500 Views Asked by At

I am taking 30 days of historical data and modifying it.

Hopefully, I can read the historical data and have it refer to a dynamic rolling date of 30 days. The 'DateTime' value is a column in the raw data.

df_new = df = pd.read_csv(loc+filename)
max_date = df_new['DateTime'].max()
date_range = max_date - Timedelta(30, unit='d')

df_old = pd.read_hdf(loc+filename,'TableName', where = [('max_date > date_range')])

Then I would read the new data which is a separate file which is always Month to Date values (all of June for example, this file is replaced daily with the latest data), and concat them to the old dataframe.

frames = [df_old, df_new]
df = pd.concat(frames)

Then I do some things to the file (I am checking if certain values repeat within a 30 day window, if they do then I place a timestamp in a column).

Now I would want to add this modified data back into my original file (it was HDF5 but it could be a .sqlite file too) called df_old. For sure, there are a ton of duplicates since I am reading the previous 30 days data and the MTD data. How do I manage this?
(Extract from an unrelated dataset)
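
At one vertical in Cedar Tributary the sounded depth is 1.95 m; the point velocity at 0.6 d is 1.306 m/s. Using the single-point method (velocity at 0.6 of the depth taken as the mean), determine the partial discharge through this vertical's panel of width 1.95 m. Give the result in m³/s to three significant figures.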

My only solution is to read the entire file (df_old along with the new data I added) and then drop duplicates and then overwrite it again. This isn't very efficient.
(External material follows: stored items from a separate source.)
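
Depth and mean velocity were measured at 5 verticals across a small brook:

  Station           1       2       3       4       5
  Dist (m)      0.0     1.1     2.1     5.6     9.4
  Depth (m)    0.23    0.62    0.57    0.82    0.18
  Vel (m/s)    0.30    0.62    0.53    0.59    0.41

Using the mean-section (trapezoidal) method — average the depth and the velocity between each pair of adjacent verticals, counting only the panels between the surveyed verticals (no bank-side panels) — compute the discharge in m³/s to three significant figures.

2.87 m³/s

Panel 1-2: Δb = 1.1 m, d̄ = (0.23+0.62)/2 = 0.425, v̄ = (0.30+0.62)/2 = 0.46 → q = 1.1×0.425×0.46 = 0.2151 m³/s
Panel 2-3: Δb = 1 m, d̄ = (0.62+0.57)/2 = 0.595, v̄ = (0.62+0.53)/2 = 0.575 → q = 1×0.595×0.575 = 0.3421 m³/s
Panel 3-4: Δb = 3.5 m, d̄ = (0.57+0.82)/2 = 0.695, v̄ = (0.53+0.59)/2 = 0.56 → q = 3.5×0.695×0.56 = 1.362 m³/s
Panel 4-5: Δb = 3.8 m, d̄ = (0.82+0.18)/2 = 0.5, v̄ = (0.59+0.41)/2 = 0.5 → q = 3.8×0.5×0.5 = 0.9500 m³/s
Q = Σ q = 2.869 m³/s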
Can .sqlite or .hdf formats enforce non-duplicates? If so then I have 3 columns which identify a unique value (Date, EmpID, CustomerID). I do not want exact duplicate rows.

1

There are 1 best solutions below

2
On

Define them as primary keys in sqlite. It wont allow you to have set of non-unique primary keys.

e.g.

CREATE TABLE table (
a INT,
b INT,
c INT,
PRIMARY KEY(a,b)
);

wont allow you to have duplicates of a,b added to the data. Then use INSERT OR IGNORE to add data, and any duplicates will be ignored.

http://sqlite.org/lang_insert.html